We have an existing solution that converts several types of files into TIFF files using GroupDocs.Conversion. Now we have been experimenting a new requirement for converting incoming files into PDF instead of TIFF. We are using GroupDocs.Conversion version 19.10.0.0 and have encountered the following problems:
-
Converting normal PDF files into PDFA_1 format mostly works fine, but in some cases the resulting file size is ten times larger than original. It doesn’t seem to relate to the PDF contents. E.g. a PDF with three rows of text is originally 87kb and after PDFA_1 conversion 719kb (the same happens with pdfa_2 and _3).
-
When trying to save diskspace using grayscale conversion (PdfOptions.Grayscale=true), conversion seems to use gigabytes of memory if PDF has raster images in it. Also the resulting PDF files are much larger than without Grayscale conversion.
-
The same problem as n:o 2 arises, when trying to set option PdfOptions.OptimizationOptions.CompressImages to true and setting ImageQuality to a number smaller than 100.
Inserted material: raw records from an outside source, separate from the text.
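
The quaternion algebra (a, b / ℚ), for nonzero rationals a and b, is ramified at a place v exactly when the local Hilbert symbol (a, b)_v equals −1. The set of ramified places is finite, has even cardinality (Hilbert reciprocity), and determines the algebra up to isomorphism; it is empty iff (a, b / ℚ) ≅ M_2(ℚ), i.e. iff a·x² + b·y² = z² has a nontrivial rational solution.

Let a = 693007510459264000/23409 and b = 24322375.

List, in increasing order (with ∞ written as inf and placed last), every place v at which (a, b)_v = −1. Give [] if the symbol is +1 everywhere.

(a, b) ≡ (715, 55) mod (ℚ^×)²; places V = {2, 3, 5, 7, 11, 13, 17, 19, ∞}.
(a,b)_3: α=-4, u≡1; β=0, v≡1 (mod 3); (1|3)=+1, (1|3)=+1; sign (−1)^0·+1^0·+1^-4 = +1.
(a,b)_7: α=4, u≡4; β=2, v≡5 (mod 7); (4|7)=+1, (5|7)=-1; sign (−1)^0·+1^2·-1^4 = +1.
(a,b)_17: α=-2, u≡13; β=0, v≡16 (mod 17); (13|17)=+1, (16|17)=+1; sign (−1)^0·+1^0·+1^-2 = +1.
(a,b)_∞: sgn(715)=+, sgn(55)=+, so +1.
(a,b)_11: α=3, u≡8; β=1, v≡4 (mod 11); (8|11)=-1, (4|11)=+1; sign (−1)^1·-1^1·+1^3 = +1.
(a,b)_2: α=10, β=0; u≡3, v≡7 (mod 8); ε(u)ε(v)=1·1, αω(v)=10·0, βω(u)=0·1; sum ≡ 1  ⇒  -1.
(a,b)_5: α=3, u≡3; β=3, v≡4 (mod 5); (3|5)=-1, (4|5)=+1; sign (−1)^0·-1^3·+1^3 = -1.
(a,b)_13: α=1, u≡12; β=0, v≡12 (mod 13); (12|13)=+1, (12|13)=+1; sign (−1)^0·+1^0·+1^1 = +1.
(a,b)_19: α=4, u≡12; β=2, v≡1 (mod 19); (12|19)=-1, (1|19)=+1; sign (−1)^0·-1^2·+1^4 = +1.
Ram(715, 55) = {2, 5}; no ℚ_2-point on the conic.

[2, 5]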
So is there some settings we could try, to save PDF into PDFA_1, 2 or 3 as close to the original filesize as possible? Grayscale is actually not needed unless the filesize can be reduced using that.
Here’s the code we are using in all above cases:
using (GroupDocs.Conversion.Converter converter = new GroupDocs.Conversion.Converter(inputfileAndPath))
{
PdfFormats targetFormat = PdfFormats.v1_7;
if (pdfa == “pdfa_1”) targetFormat = PdfFormats.PdfA_1A; // PdfA_n seems to increase file size in some cases!!
if (pdfa == “pdfa_2”) targetFormat = PdfFormats.PdfA_2A;
if (pdfa == “pdfa_3”) targetFormat = PdfFormats.PdfA_3A;
PdfConvertOptions pdfoptions = new PdfConvertOptions
{
Dpi = 96,
PdfOptions =
{
//Grayscale = true, // Caution, excess CPU load + large PDF size!
PdfFormat = targetFormat,
OptimizationOptions =
{
//CompressImages = true,
//ImageQuality = 35,
RemoveUnusedObjects = true,
RemoveUnusedStreams = true,
LinkDuplicateStreams = true,
},
Linearize = true,
},
Format = GroupDocs.Conversion.FileTypes.PdfFileType.Pdf,
};
using (FileStream saveFileStream = new FileStream(outputfilePath, FileMode.Create))
{
GroupDocs.Conversion.Contracts.SaveDocumentStream getDocumentStream = delegate () { return saveFileStream; };
converter.Convert(getDocumentStream, pdfoptions);
}
}